Almost every graph is divergent under the biclique operator

TL;DR

This paper proves that almost all large, false-twin-free graphs diverge under the biclique operator, and introduces a linear-time algorithm to determine graph behavior under this operator.

Contribution

It establishes that all large false-twin-free graphs are divergent and provides a more efficient linear-time algorithm for behavior determination.

Findings

All false-twin-free graphs with at least 13 vertices are divergent.

The paper introduces a linear-time algorithm for behavior analysis.

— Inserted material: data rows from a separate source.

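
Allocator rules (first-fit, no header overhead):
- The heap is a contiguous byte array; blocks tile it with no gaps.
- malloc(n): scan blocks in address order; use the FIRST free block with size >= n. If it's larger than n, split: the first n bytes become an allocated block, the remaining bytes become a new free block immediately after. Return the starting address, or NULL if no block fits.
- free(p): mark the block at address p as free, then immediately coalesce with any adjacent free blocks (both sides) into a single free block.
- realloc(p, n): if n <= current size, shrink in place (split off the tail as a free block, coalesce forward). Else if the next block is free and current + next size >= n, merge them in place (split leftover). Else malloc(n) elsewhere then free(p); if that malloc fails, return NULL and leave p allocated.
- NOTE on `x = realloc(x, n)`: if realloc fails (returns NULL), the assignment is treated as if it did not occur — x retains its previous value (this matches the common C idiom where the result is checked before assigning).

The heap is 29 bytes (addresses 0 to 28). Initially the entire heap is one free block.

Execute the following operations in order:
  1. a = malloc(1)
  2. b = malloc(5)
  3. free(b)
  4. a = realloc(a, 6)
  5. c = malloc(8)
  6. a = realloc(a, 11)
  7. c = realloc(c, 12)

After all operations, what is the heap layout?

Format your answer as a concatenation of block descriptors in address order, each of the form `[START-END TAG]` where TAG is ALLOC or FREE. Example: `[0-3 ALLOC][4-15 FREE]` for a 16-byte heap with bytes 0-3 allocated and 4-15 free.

Answer: [0-5 FREE][6-13 ALLOC][14-24 ALLOC][25-28 FREE]

Derivation:
Op 1: a = malloc(1) -> a = 0; heap: [0-0 ALLOC][1-28 FREE]
Op 2: b = malloc(5) -> b = 1; heap: [0-0 ALLOC][1-5 ALLOC][6-28 FREE]
Op 3: free(b) -> (freed b); heap: [0-0 ALLOC][1-28 FREE]
Op 4: a = realloc(a, 6) -> a = 0; heap: [0-5 ALLOC][6-28 FREE]
Op 5: c = malloc(8) -> c = 6; heap: [0-5 ALLOC][6-13 ALLOC][14-28 FREE]
Op 6: a = realloc(a, 11) -> a = 14; heap: [0-5 FREE][6-13 ALLOC][14-24 ALLOC][25-28 FREE]
Op 7: c = realloc(c, 12) -> NULL (c unchanged); heap: [0-5 FREE][6-13 ALLOC][14-24 ALLOC][25-28 FREE]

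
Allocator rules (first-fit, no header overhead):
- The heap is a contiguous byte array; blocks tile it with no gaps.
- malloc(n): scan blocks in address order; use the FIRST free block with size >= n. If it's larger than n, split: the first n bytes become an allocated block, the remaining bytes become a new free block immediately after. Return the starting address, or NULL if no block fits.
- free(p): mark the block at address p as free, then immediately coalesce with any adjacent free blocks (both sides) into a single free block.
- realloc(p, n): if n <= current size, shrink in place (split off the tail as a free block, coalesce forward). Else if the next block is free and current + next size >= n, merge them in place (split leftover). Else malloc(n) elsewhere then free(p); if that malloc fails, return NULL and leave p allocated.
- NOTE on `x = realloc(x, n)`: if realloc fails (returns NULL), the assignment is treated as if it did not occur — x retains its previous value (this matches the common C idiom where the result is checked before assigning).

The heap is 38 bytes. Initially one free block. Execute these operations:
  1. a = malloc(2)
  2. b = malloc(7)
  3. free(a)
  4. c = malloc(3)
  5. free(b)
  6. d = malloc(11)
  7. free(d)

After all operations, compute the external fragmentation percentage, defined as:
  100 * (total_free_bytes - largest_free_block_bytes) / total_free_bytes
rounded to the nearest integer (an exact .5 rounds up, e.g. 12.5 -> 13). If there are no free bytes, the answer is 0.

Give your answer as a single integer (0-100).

Op 1: a = malloc(2) -> a = 0; heap: [0-1 ALLOC][2-37 FREE]
Op 2: b = malloc(7) -> b = 2; heap: [0-1 ALLOC][2-8 ALLOC][9-37 FREE]
Op 3: free(a) -> (freed a); heap: [0-1 FREE][2-8 ALLOC][9-37 FREE]
Op 4: c = malloc(3) -> c = 9; heap: [0-1 FREE][2-8 ALLOC][9-11 ALLOC][12-37 FREE]
Op 5: free(b) -> (freed b); heap: [0-8 FREE][9-11 ALLOC][12-37 FREE]
Op 6: d = malloc(11) -> d = 12; heap: [0-8 FREE][9-11 ALLOC][12-22 ALLOC][23-37 FREE]
Op 7: free(d) -> (freed d); heap: [0-8 FREE][9-11 ALLOC][12-37 FREE]
Free blocks: [9 26] total_free=35 largest=26 -> 100*(35-26)/35 = 900/35 ≈ 25.714 -> rounds to 26

Answer: 26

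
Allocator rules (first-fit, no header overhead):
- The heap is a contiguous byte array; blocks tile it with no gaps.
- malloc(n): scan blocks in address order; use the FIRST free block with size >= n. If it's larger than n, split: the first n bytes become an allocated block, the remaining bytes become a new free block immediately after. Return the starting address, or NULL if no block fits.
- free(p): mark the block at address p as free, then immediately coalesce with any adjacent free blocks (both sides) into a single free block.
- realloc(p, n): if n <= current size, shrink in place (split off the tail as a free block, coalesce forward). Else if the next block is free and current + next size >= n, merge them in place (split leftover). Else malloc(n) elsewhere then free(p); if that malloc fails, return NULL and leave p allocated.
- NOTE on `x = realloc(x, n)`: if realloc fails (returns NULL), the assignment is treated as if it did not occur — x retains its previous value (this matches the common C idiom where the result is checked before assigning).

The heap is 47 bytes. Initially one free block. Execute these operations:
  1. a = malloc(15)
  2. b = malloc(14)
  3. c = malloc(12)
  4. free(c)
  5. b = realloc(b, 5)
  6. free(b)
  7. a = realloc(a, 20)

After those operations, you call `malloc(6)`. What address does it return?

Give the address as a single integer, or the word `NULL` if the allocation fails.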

Structural properties of biclique graphs are characterized.

Abstract

A biclique of a graph $G$ is a maximal induced complete bipartite subgraph of $G$. The biclique graph of $G$ denoted by $KB(G)$, is the intersection graph of all the bicliques of $G$. The biclique graph can be thought as an operator between graphs. The iterated biclique graph of $G$ denoted by $KB^{k}(G)$, is the graph obtained by applying the biclique operator $k$ successive times to $G$. The associated problem is deciding whether an input graph converges, diverges or is periodic under the biclique operator when $k$ grows to infinity. All possible behaviors were characterized recently and an $O(n^4)$ algorithm for deciding the behavior of any graph under the biclique operator was also given. In this work we prove new structural results of biclique graphs. In particular, we prove that every false-twin-free graph with at least $13$ vertices is divergent. These results lead to a linear time algorithm to solve the same problem.